You Could Get Conned

I’ve already warned you about the dangers of vanity presses but they aren’t the only people out there who are trying to trick you into handing over your hard earned cash. In particular, beware of any agent who tries to charge you a “reading fee” for the privilege of having them consider your work. I don’t care if they only want to charge you fifty pence, any bill from a potential agent should be a massive red flag.

Hold onto that fifty pence. You might want a Mars Bar later. Image by Images Money

Hold onto that fifty pence. You might want a Mars Bar later.
Image by Images Money

“Reading fees” aren’t the only way that an unscrupulous agent might try to make a bit of extra cash from you. I’ve even heard a story of one person who was asked to fly across her country, at her own expense, to have “author photographs” taken, which she was also asked to pay an extortionate fee for.

One way to check up on an agent’s reputation is to find out if they are a member of the AAA (The Association of Authors’ Agents). This society does a bunch of background checks on its members to make sure that everything is above-board. You can read a copy of their code of practice here. That’s not to say that AAA membership is a total guarantee of quality, but you can take it as a very good start.

You Could Be Pushed into Using a Vanity Press

A disreputable agent isn’t likely to have very many quality contacts within the publishing industry and that means that if they are able to get you a publishing contract at all, it probably won’t be a very good one. There are a few who even team up with a vanity press and push you into using it, with the insistence that this is a perfectly routine thing to do.

Even if you are able to avoid that messy end, a bad publishing contract can be an absolute minefield. They could include a fee if you ever want to remove your book from distribution, a right of first refusal so that you are stuck with this publisher and they may even force you to use a pseudonym so you don’t get the credit you deserve for your work.

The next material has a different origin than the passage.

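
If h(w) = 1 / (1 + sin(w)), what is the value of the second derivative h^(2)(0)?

2

Use the geometric series for the reciprocal, then substitute.
The coefficient of w^2 in the expansion is 1, so h′′(0) = 2! * (1) = 2.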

A good agent will help you to negotiate a fair deal on publishing, but it’s always a good idea to know the common problems in bad contracts. I recommend having a look at this and this to get yourself one step ahead.

Your Book May Never Sell

This is the bottom line. A bad agent, leading you to a bad publisher will mean bad sales. It’s a lot of work to get a publishing contract, so why go through all of that just to end up with a book that no one is reading? Stay patient and persist – it’s better to wait a little longer for a good publishing deal than to rush into a bad one.

The ten copies your mum buys don't count as sales! Image by Evan Bench

The ten copies your mum bought don’t count as sales!